The answer, perhaps, is that in the interests of self-preservation as the Tunisian economic is going to the dogs [arf-arf], Ennahda is willing to relinquish power as the IMF inevitably asks for more painful reforms. So here's how things may be happening in this version of events: The Islamists call for early elections, and then implicitly ask their supporters to refrain from voting for them. So, the secularists win and implement IMF austerity measures, causing widespread discontent. Eventually, unpopular IMF conditionalities undermine the popularity of secularists and make Tunisian voters welcome Ennahda again in the absence any real alternatives:
Another key factor behind Ennahda's decision to hand power to a transitional technocrat government, the journalist argued, is the rise in social tensions linked to Tunisia's ongoing economic malaise, which the Islamists want to distance themselves from before the next elections. Protests and strikes have multiplied, with unemployed youths demanding work, particularly in the country's impoverished interior, amid the prospect of unpopular taxes to fill the state's empty coffers.
"There are pitfalls everywhere. Ennahda's strategy of moderation also comes from a lack of alternatives. They know that the next government will have no magic wand, that they will still have the same problems, and they won't be able to say: 'You see, that wasn't our fault,'" Sellami said...
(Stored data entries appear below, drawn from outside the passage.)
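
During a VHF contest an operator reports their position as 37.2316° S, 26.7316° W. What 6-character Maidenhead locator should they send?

Add 180° to longitude and 90° to latitude: 153.2684, 52.7684.
Field (20°×10°, letters A–R): 153.2684/20 → 7 → H, 52.7684/10 → 5 → F; chars HF.
Square (2°×1°, digits 0–9): 13.2684/2 → 6, 2.7684/1 → 2; chars 62.
Subsquare (5′×2.5′, letters a–x): 1.2684/0.0833333 → 15 → p, 0.7684/0.0416667 → 18 → s; chars ps.

HF62ps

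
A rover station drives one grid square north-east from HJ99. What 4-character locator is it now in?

IK00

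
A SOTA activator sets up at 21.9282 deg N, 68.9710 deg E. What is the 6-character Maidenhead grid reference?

Shift to the Maidenhead origin (180°W, 90°S): lon 248.9710, lat 111.9282.
Field: 248.9710/20 → 12 → M, 111.9282/10 → 11 → L; chars ML.
Square: 8.9710/2 → 4, 1.9282/1 → 1; chars 41.
Subsquare: 0.9710/0.0833333 → 11 → l, 0.9282/0.0416667 → 22 → w; chars lw.

ML41lw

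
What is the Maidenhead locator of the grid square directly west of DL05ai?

CL95xi

Longitude subsquare a = 0; −1 → -1, wraps to 23 = x, carry into square.
Longitude square 0; −1 → -1, wraps to 9, carry into field.
Longitude field D = 3; −1 → 2 = C.
The latitude characters are unchanged.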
But government plans to meet IMF and the World Bank requirements are already threatening the fragile stability of the North African country. With the budget deficit expected to jump to 6.8 percent of gross domestic product for 2013, Tunisia's 2014 budget includes measure to raise one vehicle tax by 25 percent and to add another tax on big cars.
There are too many "what ifs" to say whether this ploy will work (or even if they will attempt it in the first place). That said--and their economic ham-fistedness aside--Ennahda is displaying more long-term political savvy than its more dogmatic Egyptian equivalent did. It may even start a trend of democratically elected governments giving up power voluntarily to ensure that the other guy takes the blame for the country going down the tubes absent any real chops in public economic management.
As it so happens, the latter description fits Ennahda to a T.